Our press needs reform; keep your expectations low

A gift we’re not likely to get in the coming year would be better writing and press coverage. 

The day before Thanksgiving, the liberal political site ReformAustin ran this headline about severe weather the day before in Texas: Harris County Hit Hard as Tornado Strikes Without Warning. 

Since when do tornadoes give warnings in advance of descending to wreak havoc? And as to weather service warnings, the area was under a tornado watch well before a twister lowered from on high. So, what is meant by “Tornado Strikes Without Warning?” It is lazy, ignorant, or simply bad press writing and has become too common across the media landscape. 

Then we get the more typical problem of the press engaging in subtle misleading of the public exemplified with this Hearst headline in the Houston Chronicle: ‘Monstrously broad’: Faith-based groups sue Ken Paxton over Texas investment law. 

The Texas law, Senate Bill 2337, that says investment proxy advisers must give advice based on financial performance as opposed to pushing for political and social goals may indeed be too broad, that will need settling in the courts. However, the problem with the headline and story is how it leads readers to believe that churches and people of faith are behind the lawsuit instead of regular political leftist front groups. 

Similar headlines are common in the Texas press. Often stories report “faith leaders” or similar are against this or that policy favored by Republicans. Many such stories have been published in this style about immigration and border policies that favor law and order. 

With the Chronicle’s “faith-based groups” story on suing Texas over the proxy advisor law, you find the common situation of the aggrieved being two left wing groups. In this case it is the Interfaith Center on Corporate Responsibility and United Church Funds behind the suit. 

Both groups are religious affiliated leftist groups that spend most their time fighting against conservative policy and for left wing policy. 

The United Church Funds group is associated with the United Church of Christ which is the most radically progressive leftist religious denomination in North America. All you need know about the Untied Church of Christ is encapsulated in this 2018 headline: After coming out as atheist, pastor still keeps job.  

No kidding.  

Gretta “Vosper, 60, who was ordained in 1993 and had served as minister of West Hill United Church since 1997, has been upfront about her atheism and non-belief in the Bible for years,” reported pulpitandpen.org in 2018. Yet, the United Church of Christ entered into a settlement with her to continue as a pastor in that polity.  

Her lawyer, Julian Falconer, said of the settlement: “Both parties took a long look at the cost-benefit at running a heresy trial and whether it was good for anyone (and) the results speak for themselves. They recognized there’s a place for Gretta, and that there is no reason to separate the minister and the congregation.” 

I think most of Christendom would not consider an affiliate of the United Church of Christ to be a “faith-based” anything. 

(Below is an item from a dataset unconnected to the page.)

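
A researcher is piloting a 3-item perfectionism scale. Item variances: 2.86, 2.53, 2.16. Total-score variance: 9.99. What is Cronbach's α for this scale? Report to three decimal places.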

The Interfaith Center on Corporate Responsibility was a group with which I was not familiar but it took all of seconds to find, on the official website for the World Economic Forum no less, that it is a left wing social and climate justice group that “represents more than $4 trillion in managed assets.” Its own website shows its areas of concern being: “The Climate Crisis; Advancing Worker Justice; Health Equity; Corporate Political Responsibility, and Equitable Global Supply Chains” among other left wing tropes.

The press too often misleads the public by making it appear that Christians in general are taking a position when in reality it is simply everyday left wing political activists doing so under a mask of religion.

This fall we saw headlines like this one from WFAA: North Texas faith leaders sue the TEA, local school boards over law requiring Ten Commandments to be displayed in public school classrooms. That set of “faith leaders” were from “Christian and Nation of Islam congregations” that were not identified in the story other than by personal names.  

The press too often misleads the public by making it appear that Christians in general are taking a position when in reality it is simply everyday left wing political activists doing so under a mask of religion. Reporters and editors mostly know what they are doing; they know that a headline reading Nation of Islam, liberal clergy opposed Ten Commandments in schools isn’t much going to help their left wing agenda with most Texans.